SUMMER recess is now well underway.

Last year I spent my time away from Westminster visiting around seventy of our local nuclear companies, all based in Copeland. This year I have chosen to focus on the health and social care sector.

While this was a decision I made some time ago, it became a much more personal endeavour as earlier this month my father-in-law, Reg Harrison, very sadly passed away.

Reg had been wonderfully cared for at Bethshan Residential Nursing Home in Whitehaven for nearly two years.

Towards the end of Reg’s life, the Home took on a different, but equally vital role for our family, providing high quality, end of life care. Compassion, patience, professional competence and a consistent feeling that we were welcome to visit at any time of day or night, and to stay for as long as we needed, made a difficult time in our lives, a time to come together to share fond and very happy memories of a father, father-in-law, grandad, great grandad and very much loved character in the Whitehaven community.

I have been meeting with staff and volunteers at many of our local GP surgeries and care homes as well as joining the North West Ambulance Service for an overnight shift – working to better communicate the brilliant work of our health, medical and social care teams.

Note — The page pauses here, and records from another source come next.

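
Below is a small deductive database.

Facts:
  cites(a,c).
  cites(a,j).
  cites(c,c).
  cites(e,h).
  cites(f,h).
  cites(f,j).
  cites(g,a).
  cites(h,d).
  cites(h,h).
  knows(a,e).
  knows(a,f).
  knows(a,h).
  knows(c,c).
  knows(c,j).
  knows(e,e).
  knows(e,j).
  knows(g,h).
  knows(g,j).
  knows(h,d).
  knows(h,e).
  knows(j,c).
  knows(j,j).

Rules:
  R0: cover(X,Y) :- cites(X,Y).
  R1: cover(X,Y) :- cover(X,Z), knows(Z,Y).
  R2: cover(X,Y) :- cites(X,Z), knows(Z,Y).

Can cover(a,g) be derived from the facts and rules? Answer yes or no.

round 1: derive cover(a,c) via R0 from cites(a,c)
round 1: derive cover(a,j) via R0 from cites(a,j)
round 1: derive cover(c,c) via R0 from cites(c,c)
round 1: derive cover(e,h) via R0 from cites(e,h)
round 1: derive cover(f,h) via R0 from cites(f,h)
round 1: derive cover(f,j) via R0 from cites(f,j)
round 1: derive cover(g,a) via R0 from cites(g,a)
round 1: derive cover(h,d) via R0 from cites(h,d)
round 1: derive cover(h,h) via R0 from cites(h,h)
round 1: derive cover(c,j) via R2 from cites(c,c), knows(c,j)
round 1: derive cover(e,d) via R2 from cites(e,h), knows(h,d)
round 1: derive cover(e,e) via R2 from cites(e,h), knows(h,e)
round 1: derive cover(f,c) via R2 from cites(f,j), knows(j,c)
round 1: derive cover(f,d) via R2 from cites(f,h), knows(h,d)
round 1: derive cover(f,e) via R2 from cites(f,h), knows(h,e)
round 1: derive cover(g,e) via R2 from cites(g,a), knows(a,e)
round 1: derive cover(g,f) via R2 from cites(g,a), knows(a,f)
round 1: derive cover(g,h) via R2 from cites(g,a), knows(a,h)
round 1: derive cover(h,e) via R2 from cites(h,h), knows(h,e)
round 2: derive cover(e,j) via R1 from cover(e,e), knows(e,j)
round 2: derive cover(g,d) via R1 from cover(g,h), knows(h,d)
round 2: derive cover(g,j) via R1 from cover(g,e), knows(e,j)
round 2: derive cover(h,j) via R1 from cover(h,e), knows(e,j)
round 3: derive cover(e,c) via R1 from cover(e,j), knows(j,c)
round 3: derive cover(g,c) via R1 from cover(g,j), knows(j,c)
round 3: derive cover(h,c) via R1 from cover(h,j), knows(j,c)

no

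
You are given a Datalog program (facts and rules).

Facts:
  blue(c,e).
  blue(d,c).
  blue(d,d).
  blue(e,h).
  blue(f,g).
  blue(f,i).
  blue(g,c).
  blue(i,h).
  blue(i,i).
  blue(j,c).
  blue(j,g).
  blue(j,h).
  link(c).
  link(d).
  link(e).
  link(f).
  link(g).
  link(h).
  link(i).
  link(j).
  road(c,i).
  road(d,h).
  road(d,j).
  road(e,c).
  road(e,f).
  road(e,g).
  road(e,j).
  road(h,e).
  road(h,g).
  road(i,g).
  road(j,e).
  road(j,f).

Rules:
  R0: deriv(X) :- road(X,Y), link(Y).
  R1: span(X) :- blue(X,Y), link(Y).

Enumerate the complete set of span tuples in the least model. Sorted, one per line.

round 1: derive span(c) via R1 from blue(c,e), link(e)
round 1: derive span(d) via R1 from blue(d,c), link(c)
round 1: derive span(e) via R1 from blue(e,h), link(h)
round 1: derive span(f) via R1 from blue(f,g), link(g)
round 1: derive span(g) via R1 from blue(g,c), link(c)
round 1: derive span(i) via R1 from blue(i,h), link(h)
round 1: derive span(j) via R1 from blue(j,c), link(c)

span(c)
span(d)
span(e)
span(f)
span(g)
span(i)
span(j)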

Having previously worked as a home carer I know first-hand the long hours and physical demands of the job, and I appreciate the enormously rewarding aspects of care.

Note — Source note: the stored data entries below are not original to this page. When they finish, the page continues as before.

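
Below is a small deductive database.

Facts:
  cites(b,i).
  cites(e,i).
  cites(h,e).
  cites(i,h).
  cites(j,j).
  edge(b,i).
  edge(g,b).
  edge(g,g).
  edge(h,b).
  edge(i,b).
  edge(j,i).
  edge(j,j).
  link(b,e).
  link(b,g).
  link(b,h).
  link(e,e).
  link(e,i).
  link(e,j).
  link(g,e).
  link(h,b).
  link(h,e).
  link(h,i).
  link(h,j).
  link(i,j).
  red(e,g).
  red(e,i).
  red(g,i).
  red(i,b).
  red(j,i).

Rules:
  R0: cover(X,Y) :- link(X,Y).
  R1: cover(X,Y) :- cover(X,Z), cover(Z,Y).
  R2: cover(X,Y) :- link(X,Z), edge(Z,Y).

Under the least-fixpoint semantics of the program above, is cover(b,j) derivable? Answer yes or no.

round 1: derive cover(b,e) via R0 from link(b,e)
round 1: derive cover(b,g) via R0 from link(b,g)
round 1: derive cover(b,h) via R0 from link(b,h)
round 1: derive cover(e,e) via R0 from link(e,e)
round 1: derive cover(e,i) via R0 from link(e,i)
round 1: derive cover(e,j) via R0 from link(e,j)
round 1: derive cover(g,e) via R0 from link(g,e)
round 1: derive cover(h,b) via R0 from link(h,b)
round 1: derive cover(h,e) via R0 from link(h,e)
round 1: derive cover(h,i) via R0 from link(h,i)
round 1: derive cover(h,j) via R0 from link(h,j)
round 1: derive cover(i,j) via R0 from link(i,j)
round 1: derive cover(b,b) via R2 from link(b,g), edge(g,b)
round 1: derive cover(e,b) via R2 from link(e,i), edge(i,b)
round 1: derive cover(i,i) via R2 from link(i,j), edge(j,i)
round 2: derive cover(b,i) via R1 from cover(b,e), cover(e,i)
round 2: derive cover(b,j) via R1 from cover(b,e), cover(e,j)
round 2: derive cover(e,g) via R1 from cover(e,b), cover(b,g)
round 2: derive cover(e,h) via R1 from cover(e,b), cover(b,h)
round 2: derive cover(g,b) via R1 from cover(g,e), cover(e,b)
round 2: derive cover(g,i) via R1 from cover(g,e), cover(e,i)
round 2: derive cover(g,j) via R1 from cover(g,e), cover(e,j)
round 2: derive cover(h,g) via R1 from cover(h,b), cover(b,g)
round 2: derive cover(h,h) via R1 from cover(h,b), cover(b,h)
round 3: derive cover(g,g) via R1 from cover(g,b), cover(b,g)
round 3: derive cover(g,h) via R1 from cover(g,b), cover(b,h)

yes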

Our society is wholly dependent on carers both paid and unpaid and I will continue to work with our local hospitals, care homes, volunteer carers and GP surgeries to both understand the challenges and help where I can - I sincerely thank the highly professional, kind and committed workforce which we will all depend upon.

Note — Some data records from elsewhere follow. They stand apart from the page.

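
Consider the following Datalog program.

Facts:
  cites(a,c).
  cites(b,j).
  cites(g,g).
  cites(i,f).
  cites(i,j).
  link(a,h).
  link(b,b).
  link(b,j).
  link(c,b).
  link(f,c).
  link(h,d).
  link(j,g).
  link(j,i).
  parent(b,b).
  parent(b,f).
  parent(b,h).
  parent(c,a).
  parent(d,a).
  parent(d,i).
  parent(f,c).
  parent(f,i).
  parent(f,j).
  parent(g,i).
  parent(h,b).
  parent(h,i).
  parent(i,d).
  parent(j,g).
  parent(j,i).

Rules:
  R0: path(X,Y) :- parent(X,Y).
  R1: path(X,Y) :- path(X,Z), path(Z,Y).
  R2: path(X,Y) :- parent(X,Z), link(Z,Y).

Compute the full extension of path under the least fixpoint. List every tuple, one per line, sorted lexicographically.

path(b,a)
path(b,b)
path(b,c)
path(b,d)
path(b,f)
path(b,g)
path(b,h)
path(b,i)
path(b,j)
path(c,a)
path(c,b)
path(c,c)
path(c,d)
path(c,f)
path(c,g)
path(c,h)
path(c,i)
path(c,j)
path(d,a)
path(d,b)
path(d,c)
path(d,d)
path(d,f)
path(d,g)
path(d,h)
path(d,i)
path(d,j)
path(f,a)
path(f,b)
path(f,c)
path(f,d)
path(f,f)
path(f,g)
path(f,h)
path(f,i)
path(f,j)
path(g,a)
path(g,b)
path(g,c)
path(g,d)
path(g,f)
path(g,g)
path(g,h)
path(g,i)
path(g,j)
path(h,a)
path(h,b)
path(h,c)
path(h,d)
path(h,f)
path(h,g)
path(h,h)
path(h,i)
path(h,j)
path(i,a)
path(i,b)
path(i,c)
path(i,d)
path(i,f)
path(i,g)
path(i,h)
path(i,i)
path(i,j)
path(j,a)
path(j,b)
path(j,c)
path(j,d)
path(j,f)
path(j,g)
path(j,h)
path(j,i)
path(j,j)

round 1: derive path(b,b) via R0 from parent(b,b)
round 1: derive path(b,f) via R0 from parent(b,f)
round 1: derive path(b,h) via R0 from parent(b,h)
round 1: derive path(c,a) via R0 from parent(c,a)
round 1: derive path(d,a) via R0 from parent(d,a)
round 1: derive path(d,i) via R0 from parent(d,i)
round 1: derive path(f,c) via R0 from parent(f,c)
round 1: derive path(f,i) via R0 from parent(f,i)
round 1: derive path(f,j) via R0 from parent(f,j)
round 1: derive path(g,i) via R0 from parent(g,i)
round 1: derive path(h,b) via R0 from parent(h,b)
round 1: derive path(h,i) via R0 from parent(h,i)
round 1: derive path(i,d) via R0 from parent(i,d)
round 1: derive path(j,g) via R0 from parent(j,g)
round 1: derive path(j,i) via R0 from parent(j,i)
round 1: derive path(b,c) via R2 from parent(b,f), link(f,c)
round 1: derive path(b,d) via R2 from parent(b,h), link(h,d)
round 1: derive path(b,j) via R2 from parent(b,b), link(b,j)
round 1: derive path(c,h) via R2 from parent(c,a), link(a,h)
round 1: derive path(d,h) via R2 from parent(d,a), link(a,h)
round 1: derive path(f,b) via R2 from parent(f,c), link(c,b)
round 1: derive path(f,g) via R2 from parent(f,j), link(j,g)
round 1: derive path(h,j) via R2 from parent(h,b), link(b,j)
round 2: derive path(b,a) via R1 from path(b,c), path(c,a)
round 2: derive path(b,g) via R1 from path(b,f), path(f,g)
round 2: derive path(b,i) via R1 from path(b,d), path(d,i)
round 2: derive path(c,b) via R1 from path(c,h), path(h,b)
round 2: derive path(c,i) via R1 from path(c,h), path(h,i)
round 2: derive path(c,j) via R1 from path(c,h), path(h,j)
round 2: derive path(d,b) via R1 from path(d,h), path(h,b)
round 2: derive path(d,d) via R1 from path(d,i), path(i,d)
round 2: derive path(d,j) via R1 from path(d,h), path(h,j)
round 2: derive path(f,a) via R1 from path(f,c), path(c,a)
round 2: derive path(f,d) via R1 from path(f,b), path(b,d)
round 2: derive path(f,f) via R1 from path(f,b), path(b,f)
round 2: derive path(f,h) via R1 from path(f,b), path(b,h)
round 2: derive path(g,d) via R1 from path(g,i), path(i,d)
round 2: derive path(h,c) via R1 from path(h,b), path(b,c)
round 2: derive path(h,d) via R1 from path(h,b), path(b,d)
round 2: derive path(h,f) via R1 from path(h,b), path(b,f)
round 2: derive path(h,g) via R1 from path(h,j), path(j,g)
round 2: derive path(h,h) via R1 from path(h,b), path(b,h)
round 2: derive path(i,a) via R1 from path(i,d), path(d,a)
round 2: derive path(i,h) via R1 from path(i,d), path(d,h)
round 2: derive path(i,i) via R1 from path(i,d), path(d,i)
round 2: derive path(j,d) via R1 from path(j,i), path(i,d)
round 3: derive path(c,c) via R1 from path(c,b), path(b,c)
round 3: derive path(c,d) via R1 from path(c,b), path(b,d)
round 3: derive path(c,f) via R1 from path(c,b), path(b,f)
round 3: derive path(c,g) via R1 from path(c,b), path(b,g)
round 3: derive path(d,c) via R1 from path(d,b), path(b,c)
round 3: derive path(d,f) via R1 from path(d,b), path(b,f)
round 3: derive path(d,g) via R1 from path(d,b), path(b,g)
round 3: derive path(g,a) via R1 from path(g,d), path(d,a)
round 3: derive path(g,b) via R1 from path(g,d), path(d,b)
round 3: derive path(g,h) via R1 from path(g,d), path(d,h)
round 3: derive path(g,j) via R1 from path(g,d), path(d,j)
round 3: derive path(h,a) via R1 from path(h,b), path(b,a)
round 3: derive path(i,b) via R1 from path(i,d), path(d,b)
round 3: derive path(i,c) via R1 from path(i,h), path(h,c)
round 3: derive path(i,f) via R1 from path(i,h), path(h,f)
round 3: derive path(i,g) via R1 from path(i,h), path(h,g)
round 3: derive path(i,j) via R1 from path(i,d), path(d,j)
round 3: derive path(j,a) via R1 from path(j,d), path(d,a)
round 3: derive path(j,b) via R1 from path(j,d), path(d,b)
round 3: derive path(j,h) via R1 from path(j,d), path(d,h)
round 3: derive path(j,j) via R1 from path(j,d), path(d,j)
round 4: derive path(g,c) via R1 from path(g,b), path(b,c)
round 4: derive path(g,f) via R1 from path(g,b), path(b,f)
round 4: derive path(g,g) via R1 from path(g,b), path(b,g)
round 4: derive path(j,c) via R1 from path(j,b), path(b,c)
round 4: derive path(j,f) via R1 from path(j,b), path(b,f)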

I welcomed the Government’s recent Green Paper on care and support, addressing how to place carers at the heart of discussions in order to build a long term, sustainable settlement for social care. Copeland is a particularly rural constituency, which faces its own distinct challenges when it comes to primary and secondary care, so it is encouraging that Government has stated its commitment to ensuring that rural areas are properly supported through its ongoing reforms and investments.

The Government has continued to invest in major service upgrades and care redesign plans at West Cumberland Hospital. Following the extensive £90m new-build programme, which created the new emergency floor, theatres and wards with single-bedded en-suite rooms, we also have phase two of the hospital’s refurbishment to look forward to - a major demolition, landscaping and reinstatement programme, estimated to cost £33m. Locally, the recruiting programme is working well with critical positions now being filled at WCH due to the willingness of health staff from far and wide helping to secure our vital services. My own daughter, Francesca will join this team at the very beginning of her career, as a nurse cadet student at Lakes College.

Also, this month; news that North Cumbria University Hospital Trust has been listening to patient and visitor comments and will be introducing pay-on-exit barriers at Carlisle Infirmary will come as a welcome relief to people in Copeland travelling to Carlisle for treatment as well as visiting family and friends. It is outrageous that patients and visitors to the hospital, many of whom will likely be grieving, have received substantial parking fines for often being only a few minutes late returning to their cars. This is a step in the right direction, but I would also like to see local authorities and those responsible for car parks in the area to review their current parking payment regulations and too, introduce pay-on-exit barriers, helping drivers to avoid unnecessary fines.